The Larouchie Puzzle

Posted on Wednesday 29 March 2006

At .08 Acres, sco gives us a nice review of Markos Moulitsas’ Crashing the Gate and in the process asks:

Is there any way to objectively measure the performance of a consultant? Won-loss record? Dollars spent per vote? Year over year turnout increases? I don’t know what criteria you would use, but I do know that there is so much data associated with an election, and it’s available at such a discrete level (down to the individual voting machine, even) that there should be some way to quantify the performance of a campaign team, if not an individual consultant.

Meanwhile, Jon Keller wonders about political endorsements:

Perhaps a case can be made that a few unions, special-interest groups, and elected officials can actually run a phone bank, leaflet, and deliver a few votes for you come primary day. Very few.

While we’re challenging the effectiveness of campaign measures, let me add mine: I wonder how effective face-to-face grassroots campaigning is - canvassing, leafleting, sign-holding, and prosyletizing of various sorts - or at least under what condidtions such activity persuades voters.

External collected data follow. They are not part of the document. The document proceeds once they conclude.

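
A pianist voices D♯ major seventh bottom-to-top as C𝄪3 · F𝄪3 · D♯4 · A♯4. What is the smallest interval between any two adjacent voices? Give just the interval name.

perfect 4th

Adjacent intervals: C𝄪3→F𝄪3 = perfect fourth; F𝄪3→D♯4 = minor sixth; D♯4→A♯4 = perfect fifth.
The smallest is C𝄪3 to F𝄪3, a perfect fourth (5 semitones).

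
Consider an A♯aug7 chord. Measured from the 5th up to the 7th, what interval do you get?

Spelling the chord: A♯ C𝄪 E𝄪 G♯.
5th = E𝄪; 7th = G♯.
From E𝄪 to G♯: 2 semitones over a third = diminished.

diminished third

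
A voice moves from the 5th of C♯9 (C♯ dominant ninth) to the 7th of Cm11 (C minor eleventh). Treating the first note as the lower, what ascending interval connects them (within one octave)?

The 5th of C♯9 (C♯ dominant ninth) is G♯; the 7th of Cm11 (C minor eleventh) is B♭.
3 letter names make it a third; at 2 semitones (a whole step narrower than major) the quality is diminished.

diminished 3rd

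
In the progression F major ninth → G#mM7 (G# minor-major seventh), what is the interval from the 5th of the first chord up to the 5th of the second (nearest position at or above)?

augmented second

F major ninth has C as its 5th, and G#mM7 (G# minor-major seventh) has D# as its 5th.
C up to D# is 3 semitones, a half step wider than a major second, so the interval is augmented.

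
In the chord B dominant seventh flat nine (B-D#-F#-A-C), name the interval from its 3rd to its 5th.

So we need the interval from D# up to F#.
From D# to F#: 3 semitones over a third = minor.

minor third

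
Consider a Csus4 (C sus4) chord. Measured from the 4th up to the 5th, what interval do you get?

major second

Spelling the chord: C, F, G.
The 4th is F and the 5th is G.
From F to G is 2 semitones, exactly the major second.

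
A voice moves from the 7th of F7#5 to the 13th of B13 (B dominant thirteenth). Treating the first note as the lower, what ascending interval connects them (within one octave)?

F7#5 has Eb as its 7th, and B13 (B dominant thirteenth) has G# as its 13th.
Eb up to G# is 5 semitones, a half step wider than a major third, so the interval is augmented.

A3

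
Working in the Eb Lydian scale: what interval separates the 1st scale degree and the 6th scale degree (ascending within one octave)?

major sixth

Eb lydian: Eb F G A Bb C D.
That puts Eb below C.
Counting 6 letters and 9 half steps from Eb gives a major sixth.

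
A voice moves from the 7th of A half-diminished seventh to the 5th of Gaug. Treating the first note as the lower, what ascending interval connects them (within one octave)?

augmented fifth

The 7th of A half-diminished seventh is G; the 5th of Gaug is D♯.
5 letter names make it a fifth; at 8 semitones (a half step wider than perfect) the quality is augmented.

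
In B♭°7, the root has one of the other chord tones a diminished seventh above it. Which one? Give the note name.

Abb

B♭ diminished seventh is spelled B♭-D♭-F♭-A𝄫.
The root is B♭. A diminished seventh above B♭ is A𝄫.
A𝄫 is the chord's 7th.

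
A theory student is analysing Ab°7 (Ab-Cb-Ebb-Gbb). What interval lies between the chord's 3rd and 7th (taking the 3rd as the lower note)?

So we need the interval from Cb up to Gbb.
From Cb to Gbb: 6 semitones over a fifth = diminished.

d5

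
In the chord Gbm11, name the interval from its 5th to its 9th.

Spelling the chord: Gb–Bbb–Db–Fb–Ab–Cb.
So we need the interval from Db up to Ab.
From Db to Ab is 7 semitones, exactly the perfect fifth.

perfect fifth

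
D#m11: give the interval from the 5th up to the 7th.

D#m11 (D# minor eleventh) is spelled D#–F#–A#–C#–E#–G#.
5th = A#; 7th = C#.
A# up to C# is 3 semitones, a half step narrower than a major third, so the interval is minor.

minor third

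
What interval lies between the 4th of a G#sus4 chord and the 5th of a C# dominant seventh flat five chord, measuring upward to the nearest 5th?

G#sus4 has C# as its 4th, and C# dominant seventh flat five has G as its 5th.
5 letter names make it a fifth; at 6 semitones (a half step narrower than perfect) the quality is diminished.

d5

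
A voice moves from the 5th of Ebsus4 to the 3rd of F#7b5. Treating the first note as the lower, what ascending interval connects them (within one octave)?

Ebsus4 has Bb as its 5th, and F#7b5 has A# as its 3rd.
From Bb to A#: 12 semitones over a seventh = augmented.

augmented seventh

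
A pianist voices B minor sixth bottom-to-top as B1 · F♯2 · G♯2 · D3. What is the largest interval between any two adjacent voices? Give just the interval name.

Adjacent intervals: B1→F♯2 = perfect fifth; F♯2→G♯2 = major second; G♯2→D3 = diminished fifth.
The largest is B1 to F♯2, a perfect fifth (7 semitones).

perfect fifth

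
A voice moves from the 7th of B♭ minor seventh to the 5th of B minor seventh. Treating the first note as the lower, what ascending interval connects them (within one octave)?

augmented sixth

B♭ minor seventh has A♭ as its 7th, and B minor seventh has F♯ as its 5th.
A♭ up to F♯ is 10 semitones, a half step wider than a major sixth, so the interval is augmented.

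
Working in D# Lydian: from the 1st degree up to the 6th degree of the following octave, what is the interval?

The scale runs D# E# F## G## A# B# C##.
The 1st degree is D# and the scale degree 6 (up an octave) is B#.
D# up to B# spans 13 letter names and 21 semitones — a major thirteenth.

M13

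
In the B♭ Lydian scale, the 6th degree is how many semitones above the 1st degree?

The scale is B♭ C D E F G A.
B♭ up to G is a major sixth — 9 semitones.

9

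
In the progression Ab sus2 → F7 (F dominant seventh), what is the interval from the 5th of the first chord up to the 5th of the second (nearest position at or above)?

Ab sus2 has Eb as its 5th, and F7 (F dominant seventh) has C as its 5th.
From Eb to C is 9 semitones, exactly the major sixth.

major sixth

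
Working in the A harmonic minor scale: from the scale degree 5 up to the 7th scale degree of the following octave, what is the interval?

Spelling the A harmonic minor scale: A B C D E F G♯.
The scale degree 5 is E and the 7th scale degree (up an octave) is G♯.
Counting 10 letters and 16 half steps from E gives a major tenth.

M10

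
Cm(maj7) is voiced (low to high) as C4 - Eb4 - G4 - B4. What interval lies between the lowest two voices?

minor third

Those voices are C4 and Eb4.
C up to Eb is 3 semitones, a half step narrower than a major third, so the interval is minor.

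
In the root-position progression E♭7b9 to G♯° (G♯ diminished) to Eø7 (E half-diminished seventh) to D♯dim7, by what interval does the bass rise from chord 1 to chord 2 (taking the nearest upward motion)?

The roots are E♭ and G♯.
E♭ up to G♯ is 5 semitones, a half step wider than a major third, so the interval is augmented.

augmented third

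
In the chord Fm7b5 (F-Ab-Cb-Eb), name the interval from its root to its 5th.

diminished fifth

Root = F; 5th = Cb.
From F to Cb: 6 semitones over a fifth = diminished.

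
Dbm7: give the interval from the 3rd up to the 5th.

Db minor seventh is spelled Db-Fb-Ab-Cb.
3rd = Fb; 5th = Ab.
From Fb to Ab is 4 semitones, exactly the major third.

major third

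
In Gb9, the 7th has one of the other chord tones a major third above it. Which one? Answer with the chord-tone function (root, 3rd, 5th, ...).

9th

Gb9: Gb, Bb, Db, Fb, Ab.
The 7th is Fb. A major third above Fb is Ab.
Ab is the chord's 9th.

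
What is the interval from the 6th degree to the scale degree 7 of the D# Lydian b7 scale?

minor second

The scale runs D# E# F## G## A# B# C#.
So we need the interval from B# up to C#.
B# up to C# is 1 semitone, a half step narrower than a major second, so the interval is minor.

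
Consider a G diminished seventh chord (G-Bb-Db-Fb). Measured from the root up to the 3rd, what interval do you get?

minor 3rd

Root = G; 3rd = Bb.
3 letter names make it a third; at 3 semitones (a half step narrower than major) the quality is minor.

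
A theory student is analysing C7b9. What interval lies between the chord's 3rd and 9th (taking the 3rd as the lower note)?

d7

Spelling the chord: C, E, G, Bb, Db.
That puts E below Db.
E up to Db is 9 semitones, a whole step narrower than a major seventh, so the interval is diminished.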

What makes this Doubting Thomas doubt even more has been a preponderance of LaRouche pamphleteers around downtown lately. A lot of them. In fact, I’ve seen as many LaRouche people approach me as I do political canvassers during political season. (Yes, that ignores more passive campaigning like signholding, and yes I don’t live in an electorally valuable district, but bear with me here…)  Yet, their ideological pull doesn’t seem to all that great. They probably do a decent job at recruiting other prosyletizers, but for all their efforts they don’t seem to persuade that many of the rest of us.

Which makes me think:

  • The persuasiveness of any prosyletizing varies according to the ideological difference between evangel and potential convert.
  • The difference involves tipping points at which potential converts "turn off" and refuse to be persuaded.
  • Whatever the degree of ideological distance,  attempts at persuasion are probably the least effective. People only use them because they’re mostly free, relying on volunteer labor.

Democratic or Republican activists will have an easier road to hoe than the LaRouchies by far, but for similar reasons their fetish of "hardwork" in persuading potential voters may be misfounded. Just as the value of political consultants should be lined up with their results. I feel fairly confident in saying (or is it just me being in Boston) that in 2002, Democrats had more "muscle" in getting face-to-face contact between volunteers and voters; it’s just that the voters had other ideas. All things being equal, a campaign will benefit from phone banks, canvassing and the like. But all things aren’t usually equal.

Or maybe persuasion of another matter is at stake. In another post, sco remarks

It seems to me that there are two types of thinking around political campaigns. One is the idea that all you need to do is have a ton of money to get on TV and agree with the positions of the most people in the state and they will come out to vote for you. The other is the idea that people are not naturally inclined to come to the polls, so you need a network of volunteers to make face-to-face contact and convince them to come out.

Under that idea, campaigners aren’t trying to change people’s opinion so much as they’re trying to get people who already agree to change their behavior. Even still, do we know that other means of persuasion for that aren’t better? I worry about messages that are a) ill-crafted and b) doomed by sociological difference.